Ursala Reed : Forgotten Moments ©1999 JCMarion


Ursala Reed was discovered by band leader and R & B arranger Joe Morris when she was a promising sixteen year old singer hoping to go out on her own in the music business. Her first big break came as part of the New Year's Eve, 1953 show in New York City. The show was a combination of R & B and modern jazz performers that included Thelonius Monk, J.J. Johnson & His All Star Combo, The Orioles, and the Joe Morris Blues Cavalcade with whom Ursala vocalized. She appeared intermittently with the Joe Morris band for much of the year. Her very first record session did not take place until mid 1954 when the new Old Town label paired her with the label's new singing group The Solitaires on #1001 (the label's second release) and "Ursala's Blues" and "You're Laughing Cause I'm Crying". In late September of that year Reed records for Herald Records, the label that Morris had moved to after leaving Atlantic. Their first release for the label was #440 - "Tying Up The Time" and "Blue And Lonely". Ursala goes out on the road with the touring Rhythm & Blues Hall of Fame Show which does a series of one nighters throughout the Midwest. Besides Morris and his band which also features Al Savage and Faye Adams, The Orioles, Amos Milburn, and The Spiders are part of the show. The tour stops in Chicago and becomes part of the "Jam With Sam" show with local deejay Sam Evans.

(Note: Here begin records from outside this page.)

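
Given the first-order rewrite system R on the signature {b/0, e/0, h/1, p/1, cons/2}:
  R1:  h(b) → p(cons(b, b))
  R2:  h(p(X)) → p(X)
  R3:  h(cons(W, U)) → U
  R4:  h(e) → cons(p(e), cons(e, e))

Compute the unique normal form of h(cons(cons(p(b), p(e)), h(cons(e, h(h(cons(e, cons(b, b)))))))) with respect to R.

1. h(cons(cons(p(b), p(e)), h(cons(e, h(h(cons(e, cons(b, b))))))))  →  h(cons(e, h(h(cons(e, cons(b, b))))))   [R3 at ε]
2. h(cons(e, h(h(cons(e, cons(b, b))))))  →  h(h(cons(e, cons(b, b))))   [R3 at ε]
3. h(h(cons(e, cons(b, b))))  →  h(cons(b, b))   [R3 at 1]
4. h(cons(b, b))  →  b   [R3 at ε]

b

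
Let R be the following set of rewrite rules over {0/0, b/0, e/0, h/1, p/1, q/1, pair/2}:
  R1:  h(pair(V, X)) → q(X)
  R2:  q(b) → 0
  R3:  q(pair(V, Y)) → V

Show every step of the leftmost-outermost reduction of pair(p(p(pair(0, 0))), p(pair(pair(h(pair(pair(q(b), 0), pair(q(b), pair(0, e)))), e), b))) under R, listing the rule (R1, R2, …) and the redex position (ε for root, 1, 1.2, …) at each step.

1. pair(p(p(pair(0, 0))), p(pair(pair(h(pair(pair(q(b), 0), pair(q(b), pair(0, e)))), e), b)))  →  pair(p(p(pair(0, 0))), p(pair(pair(q(pair(q(b), pair(0, e))), e), b)))   [R1 at 2.1.1.1]
2. pair(p(p(pair(0, 0))), p(pair(pair(q(pair(q(b), pair(0, e))), e), b)))  →  pair(p(p(pair(0, 0))), p(pair(pair(q(b), e), b)))   [R3 at 2.1.1.1]
3. pair(p(p(pair(0, 0))), p(pair(pair(q(b), e), b)))  →  pair(p(p(pair(0, 0))), p(pair(pair(0, e), b)))   [R2 at 2.1.1.1]

pair(p(p(pair(0, 0))), p(pair(pair(0, e), b)))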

During 1955 Ursala continues to be part of the Joe Morris company touring the country and recording. In March Herald #444 is released. The songs are "All Gone" and "You Hurt My Pride". Ursala Reed as a recording artist does not do well nationally and so Herald drops her and Joe Morris follows suit. They continue to tour and make in person appearances throughout the country, and by the latter half of the year find themselves on Imperial Records in Los Angeles. Imperial #5371 is issued late in the year as by Joe and Ursala, and the songs are "The Good Book" and "Let's Face It". The following year finds Ursala continuing on with Joe Morris and his band. They join Charlie & Ray, The Diabolos, and Manhattan Paul for a week's stay in Cleveland in March. During the summer a touring unit consisting of Joe, Ursala, and singer Larry Birdsong embarks on a series of one nighters in the South including an extended stay at The Palms in South Florida. Reed continues for a few months into 1957 with Morris, but by now she has realized that the music world has greatly changed and that her possibility of success is severely limited by the new Elvis / American Bandstand driven 'latest things'. Not too much more is heard from Ursala Reed, and in less than two years Joe Morris would pass away. But - the evidence remains - Ursala Reed was a part of the passing parade during the R & B fifties.